Did I take it all for granted, back then? Did I fully appreciate the many roles she played in our lives—chauffer, cook, teacher, girl scout leader, PTA member, mender of hearts, cheerleader of accomplishments and good deeds? Did I know, when I rolled my eyes as she cut out yet another clipping of a friend’s success from the local paper, to be accompanied by a congratulatory note, sealed and mailed to said friend or neighbor—did I know that less than 15 years later those hands would cease to move, [and that I would spend the rest of my life hating that young girl for her pompous nature]?
Of course I didn’t know. And you, dear reader, couldn’t have known either. Whatever guilt, shame and regret you are holding onto for actions of the past need to be let go. Whatever has happened to your mother, father, grandparent, child, spouse, friend—you couldn’t have known. We cannot exist in a continual cycle of what-ifs, of beating ourselves up for the things we took for granted, the conversations we could have had, the people we think we should have been. I sometimes find that, the more time that distances me from that prideful ten-year-old, the more I despise her, parading around from school to figure skating to softball, reading books to her heart’s desire, sitting down to dinner every night without a fucking clue of how much privilege has been afforded here, of how good things are.
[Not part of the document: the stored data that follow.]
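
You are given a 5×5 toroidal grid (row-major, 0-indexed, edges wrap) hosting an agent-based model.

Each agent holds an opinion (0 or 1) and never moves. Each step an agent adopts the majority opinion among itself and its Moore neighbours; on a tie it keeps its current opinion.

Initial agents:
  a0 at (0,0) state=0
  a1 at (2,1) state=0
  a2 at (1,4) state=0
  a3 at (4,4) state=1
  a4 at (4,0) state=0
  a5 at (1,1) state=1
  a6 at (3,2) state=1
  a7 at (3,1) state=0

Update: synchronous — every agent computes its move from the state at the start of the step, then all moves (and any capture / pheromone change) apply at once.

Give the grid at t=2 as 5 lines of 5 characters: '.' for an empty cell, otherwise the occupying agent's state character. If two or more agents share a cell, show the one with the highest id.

0....
.0..0
.0...
.00..
0...0

t=1: a0@(0,0):0 a1@(2,1):0 a2@(1,4):0 a3@(4,4):0 a4@(4,0):0 a5@(1,1):0 a6@(3,2):0 a7@(3,1):0
t=2: (unchanged — steady state)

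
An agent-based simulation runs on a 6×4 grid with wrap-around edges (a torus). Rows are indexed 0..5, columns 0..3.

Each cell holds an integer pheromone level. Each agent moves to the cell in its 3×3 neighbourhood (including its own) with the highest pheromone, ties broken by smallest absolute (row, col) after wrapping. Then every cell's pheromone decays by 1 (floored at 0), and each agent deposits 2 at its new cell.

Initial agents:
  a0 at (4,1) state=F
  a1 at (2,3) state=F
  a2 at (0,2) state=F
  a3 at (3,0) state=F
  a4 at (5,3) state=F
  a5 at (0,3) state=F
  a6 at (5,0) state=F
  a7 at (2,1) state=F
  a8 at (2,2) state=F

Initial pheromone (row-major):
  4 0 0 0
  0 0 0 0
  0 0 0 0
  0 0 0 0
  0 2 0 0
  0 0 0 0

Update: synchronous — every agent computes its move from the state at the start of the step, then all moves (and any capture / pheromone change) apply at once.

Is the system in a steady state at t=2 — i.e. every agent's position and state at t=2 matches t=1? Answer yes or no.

no

t=1: a0@(4,1) a1@(1,0) a2@(0,1) a3@(4,1) a4@(0,0) a5@(0,0) a6@(0,0) a7@(1,0) a8@(1,1) | pheromone: 9 2 0 0 / 4 2 0 0 / 0 0 0 0 / 0 0 0 0 / 0 5 0 0 / 0 0 0 0
t=2: a0@(4,1) a1@(0,0) a2@(0,0) a3@(4,1) a4@(0,0) a5@(0,0) a6@(0,0) a7@(0,0) a8@(0,0) | pheromone: 22 1 0 0 / 3 1 0 0 / 0 0 0 0 / 0 0 0 0 / 0 8 0 0 / 0 0 0 0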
I want to shake her, scream at her, give her a glimpse into the future—of the years of pain and slow decline that lie ahead.
Today, I will take a different path. I will reorient this destructive thinking into gratitude—for Mr. Hecht and his first wife, Sigrid, for paving a more accessible path to books and knowledge. If not for them, my mother may not have had the option of listening to her romance novels and rock and roll biographies on CD, and we may not have the wide variety of choices to gift them to her. The last four years of her time on Earth—in which neck-down paralysis asserted itself and the afternoons became long—audiobooks were her lifeline, allowing her to escape to other worlds, allowing her to continue those blissful days turning pages in the sun.